Covance unveils further, ‘substantial' IT investment at JP Morgan conf
The investment plan – which was detailed by CEO Joe Herring at JP Morgan’s Healthcare conference last week – is in addition to the $10m (EUR7.8m) IT project Covance outlined in its third quarter financial presentation.
Herring said the extra investment will focus on “building new and enhanced clinical tools to help our clinical business not only be more efficient but more highly differentiated in the marketplace,” citing a desire to improve clients’ site selection and monitoring as a key driver.
“The second opportunity that we identified,” Herring continued “is a fairly substantial consolidation of our data centres and our network and move from having data centres in multiple countries to a two or three footprint configuration.”
This structure – which will employ a cloud network capable of moving data around the world more efficiently – “is a substantial investment that will drive higher capEx than you probably have in your models and higher opEx to get that in place.”
Herring – who said financial details of the new investment will be announced at Covance’s Q4 earning call on January 26 - explained that: “The end goal… is to arrest the growth of IT spending,” which has grown faster than revenue every year for the past five years.
Central labs growth in Q4?
Herring also used his JP Morgan presentation to drop a few hints about Covance's performance in Q4 2011.
"The early development segment underperformed our expectations in the fourth quarter," he said, explaining that this was primarily due to the poor performance of Covance's European toxicology and research models businesses.
He contrasted this with Covance's other early phase units - clinical pharmacology, discovery and translational services - which he said had performed well in the final three months of 2011.

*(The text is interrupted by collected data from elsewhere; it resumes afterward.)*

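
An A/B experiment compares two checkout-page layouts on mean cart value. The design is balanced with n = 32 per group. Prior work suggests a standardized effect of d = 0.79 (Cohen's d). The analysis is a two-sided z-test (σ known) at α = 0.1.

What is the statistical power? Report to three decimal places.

Noncentrality parameter: λ = d·√(n/2) = 0.79 × √(32/2) = 3.1600
Critical value for a two-sided test at α = 0.1: z_{α/2} = 1.645.
Power = Φ(λ − 1.645) + Φ(−λ − 1.645) = Φ(1.515) + Φ(-4.805) = 0.9351 + 0.0000 = 0.9351.

Power ≈ 0.935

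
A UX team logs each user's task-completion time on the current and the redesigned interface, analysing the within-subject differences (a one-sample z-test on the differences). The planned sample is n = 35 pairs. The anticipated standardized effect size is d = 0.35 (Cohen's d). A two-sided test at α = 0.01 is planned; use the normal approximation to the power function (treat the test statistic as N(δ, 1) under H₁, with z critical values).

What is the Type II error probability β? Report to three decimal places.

β ≈ 0.693

Noncentrality parameter: λ = d·√n = 0.35 × √35 = 2.0706
Critical value for a two-sided test at α = 0.01: z_{α/2} = 2.576.
Power = Φ(λ − 2.576) + Φ(−λ − 2.576) = Φ(-0.505) + Φ(-4.646) = 0.3067 + 0.0000 = 0.3067.
Type II error: β = 1 − power = 1 − 0.3067 = 0.6933.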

Herring was similarly positive about central lab services.
"We have been calling that business flat for the foreseeable future...however in the fourth quarter, for the second consecutive quarter, we have outperformed that... we saw both revenue growth and better operating margin performance."
Herring was also upbeat about Covance's clinical services business, which he said will grow substantially this year. He also said the firm will continue to hire staff to service projects in its pipeline.
Analyst response
Citigroup analyst Garen Sarafian predicted Covance’s IT capital and operational spending will increase $29m and $2m, respectively, in 2012 and cut his earnings per share forecast by 5 per cent.
He also said that growth of Covance’s central labs business – which contributes around 29 per cent of the contract research organisation's (CROs) revenue each year – bodes well for 2012.
“With a bias towards the clinical portion of development, global footprint, and superior partnership experience, we continue to expect Covance to benefit disproportionately from macro CRO trends.”